Children in poor families and children of color often begin school behind their peers as they are more likely to lack access to high quality early development and learning opportunities. Recent data shows the majority of public school students cannot read or compute at grade level, and poor and low-income children and children of color are particularly behind. Hostile school environments and exclusionary discipline policies disproportionately deny children of color and children with disabilities opportunity for success and contribute to their risk of entering the school-to-prison pipeline. Children who are homeless, in foster care or returning from juvenile detention also often are educationally disadvantaged and more at risk of falling behind and dropping out of school.

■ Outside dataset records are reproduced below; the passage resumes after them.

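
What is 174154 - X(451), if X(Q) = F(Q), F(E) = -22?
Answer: 174176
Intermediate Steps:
X(Q) = -22
174154 - X(451) = 174154 - 1*(-22) = 174154 + 22 = 174176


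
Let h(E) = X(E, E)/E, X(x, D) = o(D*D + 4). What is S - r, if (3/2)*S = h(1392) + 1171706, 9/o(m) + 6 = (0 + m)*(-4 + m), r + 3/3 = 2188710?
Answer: -1226073028368348838159/871055490390672 ≈ -1.4076e+6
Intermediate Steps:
r = 2188709 (r = -1 + 2188710 = 2188709)
o(m) = 9/(-6 + m*(-4 + m)) (o(m) = 9/(-6 + (0 + m)*(-4 + m)) = 9/(-6 + m*(-4 + m)))
X(x, D) = 9/(-22 + (4 + D²)² - 4*D²) (X(x, D) = 9/(-6 + (D*D + 4)² - 4*(D*D + 4)) = 9/(-6 + (D² + 4)² - 4*(D² + 4)) = 9/(-6 + (4 + D²)² - 4*(4 + D²)) = 9/(-6 + (4 + D²)² + (-16 - 4*D²)) = 9/(-22 + (4 + D²)² - 4*D²))
h(E) = 9/(E*(-6 + E⁴ + 4*E²)) (h(E) = (9/(-6 + E⁴ + 4*E²))/E = 9/(E*(-6 + E⁴ + 4*E²)))
S = 680413962949128484289/871055490390672 (S = 2*(9/(1392*(-6 + 1392⁴ + 4*1392²)) + 1171706)/3 = 2*(9*(1/1392)/(-6 + 3754541776896 + 4*1937664) + 1171706)/3 = 2*(9*(1/1392)/(-6 + 3754541776896 + 7750656) + 1171706)/3 = 2*(9*(1/1392)/3754549527546 + 1171706)/3 = 2*(9*(1/1392)*(1/3754549527546) + 1171706)/3 = 2*(1/580703660260448 + 1171706)/3 = (⅔)*(680413962949128484289/580703660260448) = 680413962949128484289/871055490390672 ≈ 7.8114e+5)
S - r = 680413962949128484289/871055490390672 - 1*2188709 = 680413962949128484289/871055490390672 - 2188709 = -1226073028368348838159/871055490390672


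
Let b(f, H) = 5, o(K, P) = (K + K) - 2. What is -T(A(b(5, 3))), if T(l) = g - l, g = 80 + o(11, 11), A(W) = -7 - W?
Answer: -112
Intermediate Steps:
o(K, P) = -2 + 2*K (o(K, P) = 2*K - 2 = -2 + 2*K)
g = 100 (g = 80 + (-2 + 2*11) = 80 + (-2 + 22) = 80 + 20 = 100)
T(l) = 100 - l
-T(A(b(5, 3))) = -(100 - (-7 - 1*5)) = -(100 - (-7 - 5)) = -(100 - 1*(-12)) = -(100 + 12) = -1*112 = -112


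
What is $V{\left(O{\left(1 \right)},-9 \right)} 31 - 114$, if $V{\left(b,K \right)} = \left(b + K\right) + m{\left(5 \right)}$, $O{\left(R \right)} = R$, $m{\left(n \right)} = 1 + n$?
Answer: $-176$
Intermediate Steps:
$V{\left(b,K \right)} = 6 + K + b$ ($V{\left(b,K \right)} = \left(b + K\right) + \left(1 + 5\right) = \left(K + b\right) + 6 = 6 + K + b$)
$V{\left(O{\left(1 \right)},-9 \right)} 31 - 114 = \left(6 - 9 + 1\right) 31 - 114 = \left(-2\right) 31 - 114 = -62 - 114 = -176$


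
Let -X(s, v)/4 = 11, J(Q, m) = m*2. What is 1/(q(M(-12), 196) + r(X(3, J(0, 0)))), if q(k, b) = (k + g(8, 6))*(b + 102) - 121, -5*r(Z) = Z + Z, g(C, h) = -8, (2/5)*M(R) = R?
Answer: -5/57137 ≈ -8.7509e-5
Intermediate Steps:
M(R) = 5*R/2
J(Q, m) = 2*m
X(s, v) = -44 (X(s, v) = -4*11 = -44)
r(Z) = -2*Z/5 (r(Z) = -(Z + Z)/5 = -2*Z/5)
q(k, b) = -121 + (-8 + k)*(102 + b) (q(k, b) = (k - 8)*(b + 102) - 121 = (-8 + k)*(102 + b) - 121 = -121 + (-8 + k)*(102 + b))
1/(q(M(-12), 196) + r(X(3, J(0, 0)))) = 1/((-937 - 8*196 + 102*((5/2)*(-12)) + 196*((5/2)*(-12))) - ⅖*(-44)) = 1/((-937 - 1568 + 102*(-30) + 196*(-30)) + 88/5) = 1/((-937 - 1568 - 3060 - 5880) + 88/5) = 1/(-11445 + 88/5) = 1/(-57137/5) = -5/57137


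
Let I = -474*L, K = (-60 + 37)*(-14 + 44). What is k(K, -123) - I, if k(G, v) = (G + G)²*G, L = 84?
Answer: -1313996184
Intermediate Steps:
K = -690 (K = -23*30 = -690)
k(G, v) = 4*G³ (k(G, v) = (2*G)²*G = (4*G²)*G = 4*G³)
I = -39816 (I = -474*84 = -39816)
k(K, -123) - I = 4*(-690)³ - 1*(-39816) = 4*(-328509000) + 39816 = -1314036000 + 39816 = -1313996184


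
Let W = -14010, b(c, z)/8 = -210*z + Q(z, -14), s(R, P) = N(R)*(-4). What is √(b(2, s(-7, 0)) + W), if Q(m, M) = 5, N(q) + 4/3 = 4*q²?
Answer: √1294190 ≈ 1137.6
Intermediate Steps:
N(q) = -4/3 + 4*q²
s(R, P) = 16/3 - 16*R² (s(R, P) = (-4/3 + 4*R²)*(-4) = 16/3 - 16*R²)
b(c, z) = 40 - 1680*z (b(c, z) = 8*(-210*z + 5) = 8*(5 - 210*z) = 40 - 1680*z)
√(b(2, s(-7, 0)) + W) = √((40 - 1680*(16/3 - 16*(-7)²)) - 14010) = √((40 - 1680*(16/3 - 16*49)) - 14010) = √((40 - 1680*(16/3 - 784)) - 14010) = √((40 - 1680*(-2336/3)) - 14010) = √((40 + 1308160) - 14010) = √(1308200 - 14010) = √1294190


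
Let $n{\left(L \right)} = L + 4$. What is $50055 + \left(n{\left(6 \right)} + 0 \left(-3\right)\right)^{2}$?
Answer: $50155$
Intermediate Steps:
$n{\left(L \right)} = 4 + L$
$50055 + \left(n{\left(6 \right)} + 0 \left(-3\right)\right)^{2} = 50055 + \left(\left(4 + 6\right) + 0 \left(-3\right)\right)^{2} = 50055 + \left(10 + 0\right)^{2} = 50055 + 10^{2} = 50055 + 100 = 50155$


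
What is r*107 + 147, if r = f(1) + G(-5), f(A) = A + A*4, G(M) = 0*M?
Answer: 682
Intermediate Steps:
G(M) = 0
f(A) = 5*A (f(A) = A + 4*A = 5*A)
r = 5 (r = 5*1 + 0 = 5 + 0 = 5)
r*107 + 147 = 5*107 + 147 = 535 + 147 = 682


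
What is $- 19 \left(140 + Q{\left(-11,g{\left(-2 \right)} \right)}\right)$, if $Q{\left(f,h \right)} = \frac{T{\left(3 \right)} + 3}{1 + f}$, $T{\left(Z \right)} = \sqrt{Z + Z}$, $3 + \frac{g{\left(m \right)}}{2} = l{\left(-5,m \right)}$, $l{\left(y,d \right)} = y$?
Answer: $- \frac{26543}{10} + \frac{19 \sqrt{6}}{10} \approx -2649.6$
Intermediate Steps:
$g{\left(m \right)} = -16$ ($g{\left(m \right)} = -6 + 2 \left(-5\right) = -6 - 10 = -16$)
$T{\left(Z \right)} = \sqrt{2} \sqrt{Z}$ ($T{\left(Z \right)} = \sqrt{2 Z} = \sqrt{2} \sqrt{Z}$)
$Q{\left(f,h \right)} = \frac{3 + \sqrt{6}}{1 + f}$ ($Q{\left(f,h \right)} = \frac{\sqrt{2} \sqrt{3} + 3}{1 + f} = \frac{\sqrt{6} + 3}{1 + f} = \frac{3 + \sqrt{6}}{1 + f}$)
$- 19 \left(140 + Q{\left(-11,g{\left(-2 \right)} \right)}\right) = - 19 \left(140 + \frac{3 + \sqrt{6}}{1 - 11}\right) = - 19 \left(140 + \frac{3 + \sqrt{6}}{-10}\right) = - 19 \left(140 - \frac{3 + \sqrt{6}}{10}\right) = - 19 \left(140 - \left(\frac{3}{10} + \frac{\sqrt{6}}{10}\right)\right) = - 19 \left(\frac{1397}{10} - \frac{\sqrt{6}}{10}\right) = - \frac{26543}{10} + \frac{19 \sqrt{6}}{10}$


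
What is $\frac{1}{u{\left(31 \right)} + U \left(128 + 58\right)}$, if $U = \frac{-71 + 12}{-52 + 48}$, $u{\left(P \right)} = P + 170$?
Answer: $\frac{2}{5889} \approx 0.00033962$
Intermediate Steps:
$u{\left(P \right)} = 170 + P$
$U = \frac{59}{4}$ ($U = - \frac{59}{-4} = \left(-59\right) \left(- \frac{1}{4}\right) = \frac{59}{4} \approx 14.75$)
$\frac{1}{u{\left(31 \right)} + U \left(128 + 58\right)} = \frac{1}{\left(170 + 31\right) + \frac{59 \left(128 + 58\right)}{4}} = \frac{1}{201 + \frac{59}{4} \cdot 186} = \frac{1}{201 + \frac{5487}{2}} = \frac{1}{\frac{5889}{2}} = \frac{2}{5889}$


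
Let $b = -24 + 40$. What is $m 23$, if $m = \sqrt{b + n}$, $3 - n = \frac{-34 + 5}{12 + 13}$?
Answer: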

We must work to eliminate discriminatory education practices and the inequitable distribution of resources that undermine equal education opportunities for students, especially poor and low income students, children of color, children with disabilities, English language learners, and children who are homeless, those who are in foster care and those returning from juvenile detention. Steps are needed to ensure progress in reducing the achievement gap and building support within school districts and schools so children have access to resources, including experienced teachers, a diverse teacher pipeline, and high quality programing they need to succeed. Special efforts are needed in school districts and schools to rectify discriminatory discipline, enhance school climate and promote educational success for every child. New resources also are needed to improve summer and after-school reading enrichment for children to curb summer learning loss and help close achievement gaps.
To help each child reach his/her full potential and succeed in work and life, we need to ensure our schools have adequate resources to provide high quality education to every child.